Samyël baissa les yeux de nouveau, ne sachant trop sur quel pied danser.
-A vrai dire, je ne sais plus. Je ne sais plus où j'en suis.
-Je vois..., répondit Ferdinand en se caressant la moustache. Quoi qu'il en soit, si tu devait être amené à rencontrer le Roi, remet lui ceci de ma part.
Le Roi de Solanéa prit alors la lettre qu'il rédigeait quelques instants plus tôt et la tendit vers Samyël. Ce dernier s'en saisit avec révérence, et la plaça délicatement dans son sac.
-Tu as une belle épée.
-Merci.
-Sais-tu t'en servir?
-Malheureusement non.
-Dans ce cas tu devrais apprendre. Parfois, une bonne lame est plus efficace qu'un tour de magie, crois moi.
-Je suivrais votre conseil.
Ferdinand sourit, la première fois depuis qu'ils discutaient.
-Le bateau pour le Continent ne va pas tarder à partir. Tu devrais te dépêcher. En sortant, Marco te remettra une bourse qui contient de quoi payer ton passage. Garde le reste, il te serra utile plus tard. Non, pas besoin de me remercier. C'est un minimum pour réparer ma faute.
Ferdinand se leva alors de son siège, et s'inclina légèrement en avant.

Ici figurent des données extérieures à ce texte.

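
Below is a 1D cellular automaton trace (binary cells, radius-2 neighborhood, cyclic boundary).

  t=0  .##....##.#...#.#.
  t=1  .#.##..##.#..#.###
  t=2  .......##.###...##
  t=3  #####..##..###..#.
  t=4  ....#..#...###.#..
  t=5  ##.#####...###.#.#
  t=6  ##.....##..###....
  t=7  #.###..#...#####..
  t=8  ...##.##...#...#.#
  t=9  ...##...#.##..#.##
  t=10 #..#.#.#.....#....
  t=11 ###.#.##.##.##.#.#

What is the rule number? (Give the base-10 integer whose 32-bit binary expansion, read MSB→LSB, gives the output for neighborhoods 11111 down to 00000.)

  nb #####: next=.  (t=3,i=2, bit31=0)
  nb ####.: next=.  (t=3,i=3, bit30=0)
  nb ###.#: next=#  (t=1,i=17, bit29=1)
  nb ###..: next=#  (t=2,i=12, bit28=1)
  nb ##.##: next=.  (t=2,i=9, bit27=0)
  nb ##.#.: next=.  (t=0,i=9, bit26=0)
  nb ##..#: next=.  (t=1,i=5, bit25=0)
  nb ##...: next=#  (t=0,i=3, bit24=1)
  nb #.###: next=.  (t=1,i=15, bit23=0)
  nb #.##.: next=.  (t=1,i=3, bit22=0)
  nb #.#.#: next=.  (t=1,i=1, bit21=0)
  nb #.#..: next=#  (t=0,i=10, bit20=1)
  nb #..##: next=.  (t=0,i=0, bit19=0)
  nb #..#.: next=#  (t=1,i=12, bit18=1)
  nb #...#: next=.  (t=0,i=12, bit17=0)
  nb #....: next=#  (t=0,i=4, bit16=1)
  nb .####: next=.  (t=3,i=1, bit15=0)
  nb .###.: next=#  (t=1,i=16, bit14=1)
  nb .##.#: next=#  (t=0,i=8, bit13=1)
  nb .##..: next=.  (t=0,i=2, bit12=0)
  nb .#.##: next=.  (t=1,i=2, bit11=0)
  nb .#.#.: next=#  (t=0,i=15, bit10=1)
  nb .#..#: next=#  (t=0,i=17, bit9=1)
  nb .#...: next=.  (t=0,i=11, bit8=0)
  nb ..###: next=#  (t=3,i=11, bit7=1)
  nb ..##.: next=#  (t=0,i=1, bit6=1)
  nb ..#.#: next=.  (t=0,i=14, bit5=0)
  nb ..#..: next=#  (t=4,i=4, bit4=1)
  nb ...##: next=.  (t=0,i=6, bit3=0)
  nb ...#.: next=#  (t=0,i=13, bit2=1)
  nb ....#: next=.  (t=0,i=5, bit1=0)
  nb .....: next=#  (t=2,i=2, bit0=1)
  bits 00110001000101010110011011010101 = 823486165

823486165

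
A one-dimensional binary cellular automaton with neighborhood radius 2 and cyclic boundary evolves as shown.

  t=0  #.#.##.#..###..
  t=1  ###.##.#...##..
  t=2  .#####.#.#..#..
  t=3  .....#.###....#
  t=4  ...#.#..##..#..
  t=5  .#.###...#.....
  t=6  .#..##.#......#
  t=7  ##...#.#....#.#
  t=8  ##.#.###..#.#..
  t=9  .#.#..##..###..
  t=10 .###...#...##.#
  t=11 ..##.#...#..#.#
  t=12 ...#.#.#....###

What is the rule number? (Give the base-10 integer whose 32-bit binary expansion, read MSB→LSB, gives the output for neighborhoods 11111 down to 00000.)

  nb #####: next=.  (t=2,i=3, bit31=0)
  nb ####.: next=.  (t=2,i=4, bit30=0)
  nb ###.#: next=#  (t=1,i=2, bit29=1)
  nb ###..: next=#  (t=0,i=12, bit28=1)
  nb ##.##: next=#  (t=1,i=3, bit27=1)
  nb ##.#.: next=.  (t=0,i=6, bit26=0)
  nb ##..#: next=.  (t=0,i=13, bit25=0)
  nb ##...: next=.  (t=3,i=10, bit24=0)
  nb #.###: next=.  (t=3,i=7, bit23=0)
  nb #.##.: next=#  (t=0,i=4, bit22=1)
  nb #.#.#: next=#  (t=0,i=2, bit21=1)
  nb #.#..: next=#  (t=0,i=7, bit20=1)
  nb #..##: next=.  (t=0,i=9, bit19=0)
  nb #..#.: next=.  (t=0,i=14, bit18=0)
  nb #...#: next=#  (t=1,i=9, bit17=1)
  nb #....: next=.  (t=3,i=1, bit16=0)
  nb .####: next=.  (t=2,i=2, bit15=0)
  nb .###.: next=#  (t=0,i=11, bit14=1)
  nb .##.#: next=#  (t=0,i=5, bit13=1)
  nb .##..: next=#  (t=1,i=12, bit12=1)
  nb .#.##: next=.  (t=0,i=3, bit11=0)
  nb .#.#.: next=#  (t=0,i=1, bit10=1)
  nb .#..#: next=.  (t=0,i=8, bit9=0)
  nb .#...: next=.  (t=1,i=8, bit8=0)
  nb ..###: next=.  (t=0,i=10, bit7=0)
  nb ..##.: next=.  (t=1,i=11, bit6=0)
  nb ..#.#: next=#  (t=0,i=0, bit5=1)
  nb ..#..: next=.  (t=2,i=12, bit4=0)
  nb ...##: next=.  (t=1,i=10, bit3=0)
  nb ...#.: next=.  (t=3,i=4, bit2=0)
  nb ....#: next=#  (t=3,i=3, bit1=1)
  nb .....: next=.  (t=3,i=2, bit0=0)
  bits 00111000011100100111010000100010 = 947024930

947024930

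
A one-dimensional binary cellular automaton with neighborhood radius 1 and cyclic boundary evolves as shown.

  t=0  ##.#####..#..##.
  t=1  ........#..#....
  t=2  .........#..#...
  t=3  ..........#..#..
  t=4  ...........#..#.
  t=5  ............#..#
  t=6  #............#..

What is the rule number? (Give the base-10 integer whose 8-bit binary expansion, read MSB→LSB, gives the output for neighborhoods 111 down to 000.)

  [7] ### => .  t=0,i=4
  [6] ##. => .  t=0,i=1
  [5] #.# => .  t=0,i=2
  [4] #.. => #  t=0,i=8
  [3] .## => .  t=0,i=0
  [2] .#. => .  t=0,i=10
  [1] ..# => .  t=0,i=9
  [0] ... => .  t=1,i=0
  bits 00010000 = 16

16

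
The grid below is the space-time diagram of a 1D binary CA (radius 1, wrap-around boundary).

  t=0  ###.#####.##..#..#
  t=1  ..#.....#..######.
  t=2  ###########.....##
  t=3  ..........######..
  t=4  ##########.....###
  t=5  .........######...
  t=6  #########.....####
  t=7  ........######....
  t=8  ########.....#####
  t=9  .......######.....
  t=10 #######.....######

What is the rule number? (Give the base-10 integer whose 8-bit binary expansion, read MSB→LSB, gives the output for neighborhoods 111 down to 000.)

  ###|.  b7=0 t=0,i=0
  ##.|#  b6=1 t=0,i=2
  #.#|.  b5=0 t=0,i=3
  #..|#  b4=1 t=0,i=12
  .##|.  b3=0 t=0,i=4
  .#.|#  b2=1 t=0,i=14
  ..#|#  b1=1 t=0,i=13
  ...|#  b0=1 t=1,i=0
  bits 01010111 = 87

87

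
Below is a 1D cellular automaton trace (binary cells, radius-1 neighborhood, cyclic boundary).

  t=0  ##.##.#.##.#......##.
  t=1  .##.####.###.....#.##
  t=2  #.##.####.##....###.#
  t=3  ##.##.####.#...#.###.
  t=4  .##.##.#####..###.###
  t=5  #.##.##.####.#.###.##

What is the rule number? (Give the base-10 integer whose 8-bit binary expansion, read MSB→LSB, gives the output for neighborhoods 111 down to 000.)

230

  nb ###: next=#  (t=1,i=5, bit7=1)
  nb ##.: next=#  (t=0,i=1, bit6=1)
  nb #.#: next=#  (t=0,i=2, bit5=1)
  nb #..: next=.  (t=0,i=12, bit4=0)
  nb .##: next=.  (t=0,i=0, bit3=0)
  nb .#.: next=#  (t=0,i=6, bit2=1)
  nb ..#: next=#  (t=0,i=17, bit1=1)
  nb ...: next=.  (t=0,i=13, bit0=0)
  bits 11100110 = 230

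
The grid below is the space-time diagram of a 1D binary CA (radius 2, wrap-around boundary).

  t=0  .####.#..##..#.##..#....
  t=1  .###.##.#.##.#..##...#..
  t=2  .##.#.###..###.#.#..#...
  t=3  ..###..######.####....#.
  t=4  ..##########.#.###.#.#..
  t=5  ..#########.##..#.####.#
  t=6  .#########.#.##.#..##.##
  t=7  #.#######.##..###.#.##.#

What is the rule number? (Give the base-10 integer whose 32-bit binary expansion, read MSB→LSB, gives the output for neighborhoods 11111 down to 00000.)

3728340132

  #####|#  b31=1 t=3,i=9
  ####.|#  b30=1 t=0,i=3
  ###.#|.  b29=0 t=0,i=4
  ###..|#  b28=1 t=2,i=8
  ##.##|#  b27=1 t=1,i=4
  ##.#.|#  b26=1 t=0,i=5
  ##..#|#  b25=1 t=0,i=11
  ##...|.  b24=0 t=1,i=18
  #.###|.  b23=0 t=2,i=6
  #.##.|.  b22=0 t=0,i=15
  #.#.#|#  b21=1 t=1,i=8
  #.#..|#  b20=1 t=0,i=6
  #..##|#  b19=1 t=0,i=8
  #..#.|.  b18=0 t=0,i=12
  #...#|.  b17=0 t=1,i=19
  #....|#  b16=1 t=0,i=21
  .####|#  b15=1 t=0,i=2
  .###.|#  b14=1 t=1,i=2
  .##.#|#  b13=1 t=1,i=6
  .##..|#  b12=1 t=0,i=10
  .#.##|.  b11=0 t=0,i=14
  .#.#.|#  b10=1 t=2,i=16
  .#..#|.  b9=0 t=0,i=7
  .#...|.  b8=0 t=0,i=20
  ..###|#  b7=1 t=0,i=1
  ..##.|.  b6=0 t=0,i=9
  ..#.#|#  b5=1 t=0,i=13
  ..#..|.  b4=0 t=0,i=19
  ...##|.  b3=0 t=0,i=0
  ...#.|#  b2=1 t=1,i=20
  ....#|.  b1=0 t=0,i=23
  .....|.  b0=0 t=0,i=22
  bits 11011110001110011111010010100100 = 3728340132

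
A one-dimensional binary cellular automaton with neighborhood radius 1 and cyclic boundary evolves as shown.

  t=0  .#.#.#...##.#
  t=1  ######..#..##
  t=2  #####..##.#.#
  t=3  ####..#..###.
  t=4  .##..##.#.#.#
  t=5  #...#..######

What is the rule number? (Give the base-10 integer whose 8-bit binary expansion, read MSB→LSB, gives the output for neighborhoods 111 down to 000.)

  ###|#  b7=1 t=1,i=0
  ##.|.  b6=0 t=0,i=10
  #.#|#  b5=1 t=0,i=0
  #..|.  b4=0 t=0,i=6
  .##|.  b3=0 t=0,i=9
  .#.|#  b2=1 t=0,i=1
  ..#|#  b1=1 t=0,i=8
  ...|.  b0=0 t=0,i=7
  bits 10100110 = 166

166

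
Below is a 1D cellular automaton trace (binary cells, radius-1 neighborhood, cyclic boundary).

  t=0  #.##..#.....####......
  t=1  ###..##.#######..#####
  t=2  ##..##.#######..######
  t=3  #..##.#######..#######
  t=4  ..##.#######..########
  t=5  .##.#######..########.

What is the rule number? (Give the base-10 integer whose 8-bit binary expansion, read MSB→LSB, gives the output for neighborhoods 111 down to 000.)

  ###|#  b7=1 t=0,i=13
  ##.|.  b6=0 t=0,i=3
  #.#|#  b5=1 t=0,i=1
  #..|.  b4=0 t=0,i=4
  .##|#  b3=1 t=0,i=2
  .#.|#  b2=1 t=0,i=0
  ..#|#  b1=1 t=0,i=5
  ...|#  b0=1 t=0,i=8
  bits 10101111 = 175

175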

-Jeune Maître Samyël, ce fut un plaisir de vous rencontrer. Je caresse l'idée que lors de notre prochaine rencontre, nous parlerons d'égale à égale.
Samyël fit la révérence, mais ne comprit pas le sens des dernières paroles du seigneur Expédition Il s'apprêtait à sortir de la pièce lorsque Ferdinand le rappela.
-Il y a une dernière chose que je dois te dire. L'homme qui a tué ton grand père, ainsi que Rirjk et sa famille... Il s'appelle Eratius.
"Eratius"Ce nom se grava en lettres capitales rouges dans l'esprit de Samyël. Une lueur étrange passa dans son regard, mais il ne se retourna pas et quitta la salle en fermant derrière lui.
Marco l'attendait effectivement, un plateau d'argent dans les mains où reposait une petite bourse de cuir.
-Si monsieur veut se donner la peine...
Le jeune homme s'empara de la bourse, salua le vieux majordome d'un signe de tête, puis s'engagea dans l'escalier et sortit du manoir.